En la misma lápida, el señor Miles comparte el sueño eterno con María Ana Flamand Pelleya, nacida en Santiago de Cuba en 1872 y fallecida en nuestra ciudad en 1964, con uno de los epitafios más bonitos que se pueden encontrar en este camposanto: «Seguir viviendo en el corazón de quienes nos amaron no es morir».

Es el caso de la familia que recordó para siempre a Violette, una niña, posiblemente belga o francesa, que como señala su epitafio, vivió «lo que viven las violetas», apenas unos días. Las obras del camposanto impiden acercarse a a su diminuta tumba, pero puede atisbarse desde lejos.

También en la parte más antigua del cementerio, la zona primitiva rodeada de muros, se aprecian mejoras, en especial algunas tumba recubiertas de conchas, repuestas en su totalidad.
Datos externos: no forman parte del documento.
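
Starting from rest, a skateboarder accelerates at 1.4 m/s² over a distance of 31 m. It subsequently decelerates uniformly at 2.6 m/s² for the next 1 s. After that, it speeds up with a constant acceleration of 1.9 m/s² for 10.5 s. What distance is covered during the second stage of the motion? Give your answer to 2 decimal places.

Phase 1 (accelerating): v₀ = 0 m/s, a = 1.4 m/s².
v² = v₀² + 2aΔx = 0² + 2·1.4·31 = 86.8 → v = 9.32 m/s
t = (v − v₀)/a = (9.32 − 0)/1.4 = 6.65 s

Phase 2 (decelerating): v₀ = 9.32 m/s, a = -2.6 m/s².
v = v₀ + at = 9.32 + (-2.6)(1) = 6.72 m/s
Δx = v₀t + ½at² = 9.32·1 + 0.5·-2.6·1² = 8.02 m
Distance in phase 2 = 8.02 m

8.02 m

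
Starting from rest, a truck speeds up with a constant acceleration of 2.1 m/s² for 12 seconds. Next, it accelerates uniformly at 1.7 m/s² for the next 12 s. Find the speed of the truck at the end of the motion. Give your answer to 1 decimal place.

Phase 1 (accelerating): v₀ = 0 m/s, a = 2.1 m/s².
v = v₀ + at = 0 + (2.1)(12) = 25.2 m/s
Δx = v₀t + ½at² = 0·12 + 0.5·2.1·12² = 151 m

Phase 2 (accelerating): v₀ = 25.2 m/s, a = 1.7 m/s².
v = v₀ + at = 25.2 + (1.7)(12) = 45.6 m/s
Δx = v₀t + ½at² = 25.2·12 + 0.5·1.7·12² = 425 m
Final speed = 45.6 m/s

45.6 m/s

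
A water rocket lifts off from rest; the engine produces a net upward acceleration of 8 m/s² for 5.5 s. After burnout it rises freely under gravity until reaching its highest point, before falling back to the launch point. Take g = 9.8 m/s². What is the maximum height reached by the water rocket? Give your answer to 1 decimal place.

219.8 m

Phase 1 (powered ascent): v₀ = 0 m/s, a = 8 m/s².
v = v₀ + at = 0 + (8)(5.5) = 44.0 m/s
Δx = v₀t + ½at² = 0·5.5 + 0.5·8·5.5² = 121 m

Phase 2 (coasting upward): v₀ = 44.0 m/s, a = -9.8 m/s².
v = v₀ + at → t = (0 − 44.0) / -9.8 = 4.49 s
v² = v₀² + 2aΔx → Δx = (0² − 44.0²)/(2·-9.8) = 98.8 m
Maximum height = 121 + 98.8 = 220 m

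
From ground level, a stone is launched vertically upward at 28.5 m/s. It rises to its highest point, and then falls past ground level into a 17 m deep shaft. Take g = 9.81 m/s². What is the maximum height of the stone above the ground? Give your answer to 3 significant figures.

Phase 1 (rising): v₀ = 28.5 m/s, a = -9.81 m/s².
v = v₀ + at → t = (0 − 28.5) / -9.81 = 2.91 s
v² = v₀² + 2aΔx → Δx = (0² − 28.5²)/(2·-9.81) = 41.4 m
Maximum height = 41.4 m

41.4 m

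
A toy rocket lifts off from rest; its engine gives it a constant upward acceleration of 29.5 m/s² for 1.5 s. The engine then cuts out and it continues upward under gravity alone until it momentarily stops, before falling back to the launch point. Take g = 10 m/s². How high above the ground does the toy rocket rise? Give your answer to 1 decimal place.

Phase 1 (powered ascent): v₀ = 0 m/s, a = 29.5 m/s².
v = v₀ + at = 0 + (29.5)(1.5) = 44.2 m/s
Δx = v₀t + ½at² = 0·1.5 + 0.5·29.5·1.5² = 33.2 m

Phase 2 (coasting upward): v₀ = 44.2 m/s, a = -10 m/s².
v = v₀ + at → t = (0 − 44.2) / -10 = 4.42 s
v² = v₀² + 2aΔx → Δx = (0² − 44.2²)/(2·-10) = 97.9 m
Maximum height = 33.2 + 97.9 = 131 m

131.1 m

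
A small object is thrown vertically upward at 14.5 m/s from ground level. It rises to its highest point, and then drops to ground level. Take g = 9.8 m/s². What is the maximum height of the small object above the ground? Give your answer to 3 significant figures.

10.7 m

Phase 1 (rising): v₀ = 14.5 m/s, a = -9.8 m/s².
v = v₀ + at → t = (0 − 14.5) / -9.8 = 1.48 s
v² = v₀² + 2aΔx → Δx = (0² − 14.5²)/(2·-9.8) = 10.7 m
Maximum height = 10.7 m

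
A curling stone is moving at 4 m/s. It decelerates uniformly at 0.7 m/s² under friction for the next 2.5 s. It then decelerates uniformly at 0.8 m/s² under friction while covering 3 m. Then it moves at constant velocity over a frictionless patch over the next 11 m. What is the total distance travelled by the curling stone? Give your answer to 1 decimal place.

Phase 1 (decelerating): v₀ = 4.00 m/s, a = -0.7 m/s².
v = v₀ + at = 4.00 + (-0.7)(2.5) = 2.25 m/s
Δx = v₀t + ½at² = 4.00·2.5 + 0.5·-0.7·2.5² = 7.81 m

Phase 2 (decelerating): v₀ = 2.25 m/s, a = -0.8 m/s².
v² = v₀² + 2aΔx = 2.25² + 2·-0.8·3 = 0.262 → v = 0.512 m/s
t = (v − v₀)/a = (0.512 − 2.25)/-0.8 = 2.17 s

Phase 3 (constant speed): v₀ = 0.512 m/s, a = 0 m/s².
Constant speed: t = d/v = 11/0.512 = 21.5 s
Total distance = 7.81 + 3.00 + 11.0 = 21.8 m

21.8 m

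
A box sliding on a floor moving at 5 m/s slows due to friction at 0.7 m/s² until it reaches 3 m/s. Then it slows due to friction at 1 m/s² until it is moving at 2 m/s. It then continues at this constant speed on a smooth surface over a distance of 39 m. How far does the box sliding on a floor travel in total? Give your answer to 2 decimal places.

52.93 m

Phase 1 (decelerating): v₀ = 5.00 m/s, a = -0.7 m/s².
v = v₀ + at → t = (3 − 5.00) / -0.7 = 2.86 s
v² = v₀² + 2aΔx → Δx = (3² − 5.00²)/(2·-0.7) = 11.4 m

Phase 2 (decelerating): v₀ = 3.00 m/s, a = -1 m/s².
v = v₀ + at → t = (2 − 3.00) / -1 = 1.00 s
v² = v₀² + 2aΔx → Δx = (2² − 3.00²)/(2·-1) = 2.50 m

Phase 3 (constant speed): v₀ = 2.00 m/s, a = 0 m/s².
Constant speed: t = d/v = 39/2.00 = 19.5 s
Total distance = 11.4 + 2.50 + 39.0 = 52.9 m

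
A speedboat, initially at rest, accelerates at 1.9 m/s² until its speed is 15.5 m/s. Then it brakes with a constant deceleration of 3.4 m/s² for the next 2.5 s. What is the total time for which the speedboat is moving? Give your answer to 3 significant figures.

10.7 s

Phase 1 (accelerating): v₀ = 0 m/s, a = 1.9 m/s².
v = v₀ + at → t = (15.5 − 0) / 1.9 = 8.16 s
v² = v₀² + 2aΔx → Δx = (15.5² − 0²)/(2·1.9) = 63.2 m

Phase 2 (decelerating): v₀ = 15.5 m/s, a = -3.4 m/s².
v = v₀ + at = 15.5 + (-3.4)(2.5) = 7.00 m/s
Δx = v₀t + ½at² = 15.5·2.5 + 0.5·-3.4·2.5² = 28.1 m
Total time = 8.16 + 2.50 = 10.7 s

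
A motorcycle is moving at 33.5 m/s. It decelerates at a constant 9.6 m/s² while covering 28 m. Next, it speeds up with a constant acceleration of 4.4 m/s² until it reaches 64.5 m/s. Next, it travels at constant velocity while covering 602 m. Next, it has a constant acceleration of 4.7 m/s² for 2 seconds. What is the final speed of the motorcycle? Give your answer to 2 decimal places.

Phase 1 (decelerating): v₀ = 33.5 m/s, a = -9.6 m/s².
v² = v₀² + 2aΔx = 33.5² + 2·-9.6·28 = 585 → v = 24.2 m/s
t = (v − v₀)/a = (24.2 − 33.5)/-9.6 = 0.971 s

Phase 2 (accelerating): v₀ = 24.2 m/s, a = 4.4 m/s².
v = v₀ + at → t = (64.5 − 24.2) / 4.4 = 9.16 s
v² = v₀² + 2aΔx → Δx = (64.5² − 24.2²)/(2·4.4) = 406 m

Phase 3 (constant speed): v₀ = 64.5 m/s, a = 0 m/s².
Constant speed: t = d/v = 602/64.5 = 9.33 s

Phase 4 (accelerating): v₀ = 64.5 m/s, a = 4.7 m/s².
v = v₀ + at = 64.5 + (4.7)(2) = 73.9 m/s
Δx = v₀t + ½at² = 64.5·2 + 0.5·4.7·2² = 138 m
Final speed = 73.9 m/s

73.90 m/s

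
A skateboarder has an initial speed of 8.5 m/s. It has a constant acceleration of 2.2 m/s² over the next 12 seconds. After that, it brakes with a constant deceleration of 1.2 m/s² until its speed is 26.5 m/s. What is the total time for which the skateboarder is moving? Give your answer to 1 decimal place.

Phase 1 (accelerating): v₀ = 8.50 m/s, a = 2.2 m/s².
v = v₀ + at = 8.50 + (2.2)(12) = 34.9 m/s
Δx = v₀t + ½at² = 8.50·12 + 0.5·2.2·12² = 260 m

Phase 2 (decelerating): v₀ = 34.9 m/s, a = -1.2 m/s².
v = v₀ + at → t = (26.5 − 34.9) / -1.2 = 7.00 s
v² = v₀² + 2aΔx → Δx = (26.5² − 34.9²)/(2·-1.2) = 215 m
Total time = 12.0 + 7.00 = 19.0 s

19.0 s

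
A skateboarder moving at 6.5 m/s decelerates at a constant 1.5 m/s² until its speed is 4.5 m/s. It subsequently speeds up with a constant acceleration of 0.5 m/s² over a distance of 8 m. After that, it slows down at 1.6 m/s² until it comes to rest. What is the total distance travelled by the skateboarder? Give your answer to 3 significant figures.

24.2 m

Phase 1 (decelerating): v₀ = 6.50 m/s, a = -1.5 m/s².
v = v₀ + at → t = (4.5 − 6.50) / -1.5 = 1.33 s
v² = v₀² + 2aΔx → Δx = (4.5² − 6.50²)/(2·-1.5) = 7.33 m

Phase 2 (accelerating): v₀ = 4.50 m/s, a = 0.5 m/s².
v² = v₀² + 2aΔx = 4.50² + 2·0.5·8 = 28.2 → v = 5.32 m/s
t = (v − v₀)/a = (5.32 − 4.50)/0.5 = 1.63 s

Phase 3 (decelerating): v₀ = 5.32 m/s, a = -1.6 m/s².
v = v₀ + at → t = (0 − 5.32) / -1.6 = 3.32 s
v² = v₀² + 2aΔx → Δx = (0² − 5.32²)/(2·-1.6) = 8.83 m
Total distance = 7.33 + 8.00 + 8.83 = 24.2 m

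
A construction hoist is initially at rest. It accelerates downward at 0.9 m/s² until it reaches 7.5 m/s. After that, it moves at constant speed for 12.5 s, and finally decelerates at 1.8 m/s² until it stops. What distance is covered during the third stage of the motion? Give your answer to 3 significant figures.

Phase 1 (accelerating): v₀ = 0 m/s, a = 0.9 m/s².
v = v₀ + at → t = (7.5 − 0) / 0.9 = 8.33 s
v² = v₀² + 2aΔx → Δx = (7.5² − 0²)/(2·0.9) = 31.2 m

Phase 2 (constant speed): v₀ = 7.50 m/s, a = 0 m/s².
v = v₀ + at = 7.50 + (0)(12.5) = 7.50 m/s
Δx = v₀t + ½at² = 7.50·12.5 + 0.5·0·12.5² = 93.8 m

Phase 3 (decelerating): v₀ = 7.50 m/s, a = -1.8 m/s².
v = v₀ + at → t = (0 − 7.50) / -1.8 = 4.17 s
v² = v₀² + 2aΔx → Δx = (0² − 7.50²)/(2·-1.8) = 15.6 m
Distance in phase 3 = 15.6 m

15.6 m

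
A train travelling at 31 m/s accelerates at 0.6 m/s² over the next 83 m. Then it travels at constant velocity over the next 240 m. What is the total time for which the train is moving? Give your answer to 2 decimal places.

9.98 s

Phase 1 (accelerating): v₀ = 31.0 m/s, a = 0.6 m/s².
v² = v₀² + 2aΔx = 31.0² + 2·0.6·83 = 1060 → v = 32.6 m/s
t = (v − v₀)/a = (32.6 − 31.0)/0.6 = 2.61 s

Phase 2 (constant speed): v₀ = 32.6 m/s, a = 0 m/s².
Constant speed: t = d/v = 240/32.6 = 7.37 s
Total time = 2.61 + 7.37 = 9.98 s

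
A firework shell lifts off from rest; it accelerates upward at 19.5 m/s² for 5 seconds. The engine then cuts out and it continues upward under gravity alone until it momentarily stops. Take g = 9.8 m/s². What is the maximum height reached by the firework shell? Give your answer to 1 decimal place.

728.8 m

Phase 1 (powered ascent): v₀ = 0 m/s, a = 19.5 m/s².
v = v₀ + at = 0 + (19.5)(5) = 97.5 m/s
Δx = v₀t + ½at² = 0·5 + 0.5·19.5·5² = 244 m

Phase 2 (coasting upward): v₀ = 97.5 m/s, a = -9.8 m/s².
v = v₀ + at → t = (0 − 97.5) / -9.8 = 9.95 s
v² = v₀² + 2aΔx → Δx = (0² − 97.5²)/(2·-9.8) = 485 m
Maximum height = 244 + 485 = 729 m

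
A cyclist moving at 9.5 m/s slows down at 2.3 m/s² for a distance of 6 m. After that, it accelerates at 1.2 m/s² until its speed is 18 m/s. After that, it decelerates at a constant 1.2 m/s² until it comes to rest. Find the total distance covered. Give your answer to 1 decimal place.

249.9 m

Phase 1 (decelerating): v₀ = 9.50 m/s, a = -2.3 m/s².
v² = v₀² + 2aΔx = 9.50² + 2·-2.3·6 = 62.7 → v = 7.92 m/s
t = (v − v₀)/a = (7.92 − 9.50)/-2.3 = 0.689 s

Phase 2 (accelerating): v₀ = 7.92 m/s, a = 1.2 m/s².
v = v₀ + at → t = (18 − 7.92) / 1.2 = 8.40 s
v² = v₀² + 2aΔx → Δx = (18² − 7.92²)/(2·1.2) = 109 m

Phase 3 (decelerating): v₀ = 18.0 m/s, a = -1.2 m/s².
v = v₀ + at → t = (0 − 18.0) / -1.2 = 15.0 s
v² = v₀² + 2aΔx → Δx = (0² − 18.0²)/(2·-1.2) = 135 m
Total distance = 6.00 + 109 + 135 = 250 m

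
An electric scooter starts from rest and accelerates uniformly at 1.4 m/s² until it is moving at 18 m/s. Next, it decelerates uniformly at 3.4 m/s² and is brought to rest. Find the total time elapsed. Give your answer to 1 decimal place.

Phase 1 (accelerating): v₀ = 0 m/s, a = 1.4 m/s².
v = v₀ + at → t = (18 − 0) / 1.4 = 12.9 s
v² = v₀² + 2aΔx → Δx = (18² − 0²)/(2·1.4) = 116 m

Phase 2 (decelerating): v₀ = 18.0 m/s, a = -3.4 m/s².
v = v₀ + at → t = (0 − 18.0) / -3.4 = 5.29 s
v² = v₀² + 2aΔx → Δx = (0² − 18.0²)/(2·-3.4) = 47.6 m
Total time = 12.9 + 5.29 = 18.2 s

18.2 s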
Allí permanece, hasta el próximo recambio de diciembre, la corona de laureles secos frente a la lápida que recuerda a Robert Boyd, el joven norirlandés que se unió al general Torrijos y que fue fusilado en la playa del Bulto en diciembre de 1831. La Asociación Histórico Cultural Torrijos le recuerda todos los años con un sencillo homenaje.

En el Cementerio de San Miguel, Jorge Serra, director técnico del camposanto y Federico Souviron, gerente de Parcemasa, valoraban con satisfacción las evidentes mejoras del cementerio. «Ahora es uno de los mejores conservados de España», explicaba el gerente.

Aguardaban en la entrada la llegada del alcalde, que iba a inaugurar una placa de cerámica con los versos que el escritor malagueño Serafín Estébanez Calderón, tío de Cánovas, le dedicó a la modesta fuente del Cementerio de San Miguel. Comienzan así: «Cuando infante dormí cabe esta fuente,/ niño después, partiendo sus cristales,/ islas forjé y Alhambras orientales....».

A las 11, el antiguo deán de la Catedral, don Francisco García Mota, celebró una misa en la abarrotada capilla de San Miguel, que contó con la actuación de la soprano Begoña Salgueiro. Otros malagueños, se disponían a ir a Parcemasa, a San Gabriel, para recordar a los que se fueron, aunque si recordamos el epitafio del Cementerio Inglés, si siguen viviendo con nosotros no han muerto. Nos acompañan. Va por ellos.